Pressure on the food supply chain to reduce its carbon footprint is growing, but what does this mean for milling wheat? Greenhouse gas emissions from milling wheat are some 15% higher than for feed wheat and there is pressure building from both regulators and customers to reduce the crop’s environmental impact.
Joe Brennan, senior technical adviser for Flour Millers UK, (formerly nabim), said: “Carbon footprinting hasn’t really kicked off yet, but the ball is rolling.
As we enter a greener market there will be customers wanting to differentiate themselves for the consumer [in this way].”
Linked into the debate are issues around the cost and availability of domestic, high protein wheat because breeders are struggling to marry up the protein quality that millers are looking for in Group 1 varieties, with yield traits.
“In 2015 we saw a boom in high yielding Group 1s.
But KWS Zyatt was the last high yielding bread variety to join the list and we haven’t had any for a number of years,” Mr Brennan said.
“From 2020, the area of Group 1s grown declined which is no surprise given newer varieties [in other groups] with better agronomic packages are finding their way into the market place.”
So what is stopping millers accepting lower proteins? “A percentage of 12.5 is a more attractive destination for growers to sell to.
But one of the issues is with the typical protein quality of UK wheat; less than 13% protein will not give you the consistent strength needed for breadmaking flours.
Disconnect “Some businesses will look to top up their protein with high protein imported wheat from North America and Canada.
However, these are expensive and not an option for UK-only flour.

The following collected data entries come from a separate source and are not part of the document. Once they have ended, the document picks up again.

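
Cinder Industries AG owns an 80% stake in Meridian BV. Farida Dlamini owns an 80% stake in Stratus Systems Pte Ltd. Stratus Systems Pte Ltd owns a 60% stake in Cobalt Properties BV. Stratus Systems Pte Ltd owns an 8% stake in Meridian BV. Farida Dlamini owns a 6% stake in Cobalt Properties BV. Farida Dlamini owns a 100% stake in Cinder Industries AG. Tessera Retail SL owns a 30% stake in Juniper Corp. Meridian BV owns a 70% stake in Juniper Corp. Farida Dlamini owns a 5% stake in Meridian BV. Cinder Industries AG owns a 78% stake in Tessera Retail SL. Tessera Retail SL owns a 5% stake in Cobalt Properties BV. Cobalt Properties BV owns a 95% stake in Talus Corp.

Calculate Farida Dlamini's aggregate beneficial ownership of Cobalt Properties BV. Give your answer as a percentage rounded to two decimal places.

57.90%

Farida reaches Cobalt along 3 paths.
Via Stratus: 80% × 60% = 48%.
Direct stake: 6% = 6%.
Via Cinder → Tessera: 100% × 78% × 5% = 3.9%.
Total: 48% + 6% + 3.9% = 57.9%.
Rounded: 57.90%.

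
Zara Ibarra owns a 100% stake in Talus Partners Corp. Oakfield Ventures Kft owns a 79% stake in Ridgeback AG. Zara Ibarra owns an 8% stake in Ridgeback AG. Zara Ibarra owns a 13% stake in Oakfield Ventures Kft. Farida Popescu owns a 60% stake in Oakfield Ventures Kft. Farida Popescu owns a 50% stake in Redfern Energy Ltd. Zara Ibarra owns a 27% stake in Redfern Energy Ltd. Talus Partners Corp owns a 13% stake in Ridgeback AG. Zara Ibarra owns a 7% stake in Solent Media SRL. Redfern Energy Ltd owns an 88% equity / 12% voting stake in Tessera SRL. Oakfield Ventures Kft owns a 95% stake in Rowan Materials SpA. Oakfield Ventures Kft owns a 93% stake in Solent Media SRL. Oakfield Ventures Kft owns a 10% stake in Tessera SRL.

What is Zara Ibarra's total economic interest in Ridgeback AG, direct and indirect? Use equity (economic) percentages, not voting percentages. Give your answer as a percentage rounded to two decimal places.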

Plus, if we’re going to have a conversation about carbon footprinting, there may be a disconnect between using less N to cut carbon and then importing wheat.”

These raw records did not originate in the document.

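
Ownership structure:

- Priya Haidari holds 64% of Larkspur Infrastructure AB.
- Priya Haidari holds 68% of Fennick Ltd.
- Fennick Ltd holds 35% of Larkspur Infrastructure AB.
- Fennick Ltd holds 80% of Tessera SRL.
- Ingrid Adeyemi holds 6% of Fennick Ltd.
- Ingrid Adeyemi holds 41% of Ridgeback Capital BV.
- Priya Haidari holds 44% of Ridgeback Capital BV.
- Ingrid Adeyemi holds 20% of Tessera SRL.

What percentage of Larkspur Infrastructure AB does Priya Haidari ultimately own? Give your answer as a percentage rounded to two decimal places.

Priya reaches Larkspur along 2 paths.
Via Fennick: 68% × 35% = 23.8%.
Direct stake: 64% = 64%.
Total: 23.8% + 64% = 87.8%.
Rounded: 87.80%.

87.80%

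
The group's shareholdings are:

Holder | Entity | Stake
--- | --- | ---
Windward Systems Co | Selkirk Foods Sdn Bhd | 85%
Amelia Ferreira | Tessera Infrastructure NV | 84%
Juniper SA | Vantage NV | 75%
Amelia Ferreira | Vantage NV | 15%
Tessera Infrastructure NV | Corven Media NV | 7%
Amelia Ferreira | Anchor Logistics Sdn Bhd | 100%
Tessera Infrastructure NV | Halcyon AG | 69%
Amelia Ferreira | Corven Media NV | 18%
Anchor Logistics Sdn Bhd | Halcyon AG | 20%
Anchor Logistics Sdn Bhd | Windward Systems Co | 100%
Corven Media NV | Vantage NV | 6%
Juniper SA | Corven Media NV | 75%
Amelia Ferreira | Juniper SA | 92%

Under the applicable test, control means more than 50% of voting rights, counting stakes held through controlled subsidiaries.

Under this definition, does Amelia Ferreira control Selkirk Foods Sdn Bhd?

Amelia holds 100% of Anchor, so Amelia controls Anchor.
Anchor holds 100% of Windward, so Amelia controls Windward.
Windward holds 85% of Selkirk, so Amelia controls Selkirk.

Yes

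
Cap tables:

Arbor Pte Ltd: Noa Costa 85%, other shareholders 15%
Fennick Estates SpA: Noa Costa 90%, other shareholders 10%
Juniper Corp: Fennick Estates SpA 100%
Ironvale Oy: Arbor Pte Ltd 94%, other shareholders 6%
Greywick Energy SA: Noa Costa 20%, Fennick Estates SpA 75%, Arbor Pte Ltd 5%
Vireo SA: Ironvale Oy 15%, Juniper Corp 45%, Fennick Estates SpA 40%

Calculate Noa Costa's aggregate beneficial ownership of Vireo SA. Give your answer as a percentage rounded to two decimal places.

88.49%

Noa reaches Vireo along 3 paths.
Via Arbor → Ironvale: 85% × 94% × 15% = 11.985%.
Via Fennick → Juniper: 90% × 100% × 45% = 40.5%.
Via Fennick: 90% × 40% = 36%.
Total: 11.985% + 40.5% + 36% = 88.485%.
Rounded: 88.49%.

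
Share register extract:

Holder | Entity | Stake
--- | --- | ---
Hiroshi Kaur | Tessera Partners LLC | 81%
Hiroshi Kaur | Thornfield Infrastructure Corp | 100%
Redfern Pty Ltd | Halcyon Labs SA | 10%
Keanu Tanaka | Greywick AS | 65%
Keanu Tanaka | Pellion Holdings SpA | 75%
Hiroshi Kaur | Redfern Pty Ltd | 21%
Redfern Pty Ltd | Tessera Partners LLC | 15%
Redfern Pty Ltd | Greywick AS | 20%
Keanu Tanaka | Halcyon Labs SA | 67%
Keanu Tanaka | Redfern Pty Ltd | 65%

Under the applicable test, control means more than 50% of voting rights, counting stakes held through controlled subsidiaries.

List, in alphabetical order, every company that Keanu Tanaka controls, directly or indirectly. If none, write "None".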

Another option is adding gluten to bump up the protein, but this does not quite replicate the functionality of naturally occurring wheat protein and can dull the colour of the bread crumb.
Significant pressure for food processors to reduce salt, which modifies gluten and increases strength, is also adding to the challenge.

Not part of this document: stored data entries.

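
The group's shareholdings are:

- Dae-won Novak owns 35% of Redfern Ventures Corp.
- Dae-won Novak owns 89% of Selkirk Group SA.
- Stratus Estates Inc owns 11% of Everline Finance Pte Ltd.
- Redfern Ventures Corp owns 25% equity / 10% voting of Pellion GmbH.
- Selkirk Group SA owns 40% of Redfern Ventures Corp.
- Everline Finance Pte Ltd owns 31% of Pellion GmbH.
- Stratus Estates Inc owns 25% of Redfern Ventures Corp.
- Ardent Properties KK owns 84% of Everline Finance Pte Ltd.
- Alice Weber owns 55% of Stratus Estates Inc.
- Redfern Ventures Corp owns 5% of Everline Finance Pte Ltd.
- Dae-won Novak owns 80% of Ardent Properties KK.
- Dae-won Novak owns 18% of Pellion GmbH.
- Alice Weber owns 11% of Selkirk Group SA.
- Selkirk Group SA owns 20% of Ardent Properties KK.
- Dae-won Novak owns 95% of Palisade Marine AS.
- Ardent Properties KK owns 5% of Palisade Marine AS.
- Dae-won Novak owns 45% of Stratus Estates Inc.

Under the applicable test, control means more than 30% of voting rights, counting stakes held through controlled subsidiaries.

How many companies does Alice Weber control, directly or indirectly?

Alice holds 55% of Stratus, so Alice controls Stratus.
No other company's threshold is met.
Alice controls 1 company.

1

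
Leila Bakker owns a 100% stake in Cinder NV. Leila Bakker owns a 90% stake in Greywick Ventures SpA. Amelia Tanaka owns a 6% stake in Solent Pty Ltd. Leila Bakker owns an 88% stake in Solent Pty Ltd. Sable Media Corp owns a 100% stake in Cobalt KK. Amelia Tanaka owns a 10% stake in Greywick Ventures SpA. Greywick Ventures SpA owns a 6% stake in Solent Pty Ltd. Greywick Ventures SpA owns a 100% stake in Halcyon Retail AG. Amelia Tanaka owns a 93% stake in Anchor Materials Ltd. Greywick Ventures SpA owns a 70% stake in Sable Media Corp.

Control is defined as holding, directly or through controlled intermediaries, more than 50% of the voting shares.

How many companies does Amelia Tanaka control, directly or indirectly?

Amelia holds 93% of Anchor, so Amelia controls Anchor.
No other company's threshold is met.
Amelia controls 1 company.

1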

“As salt levels are pushed lower and lower, protein is being pushed up to compensate,” he added.
While specification reductions may not yet be on the horizon, there are ways the industry can continue to address emissions, said Mr Brennan.
“We need to improve our understanding of genes underpinning protein functionality, identify those traits and breed them into varieties.
We also need to improve NUE and our understanding of best timing and rates for N applications in terms of bread making quality.
Things like late foliar N sprays currently have a divergence of opinions on how useful they are.”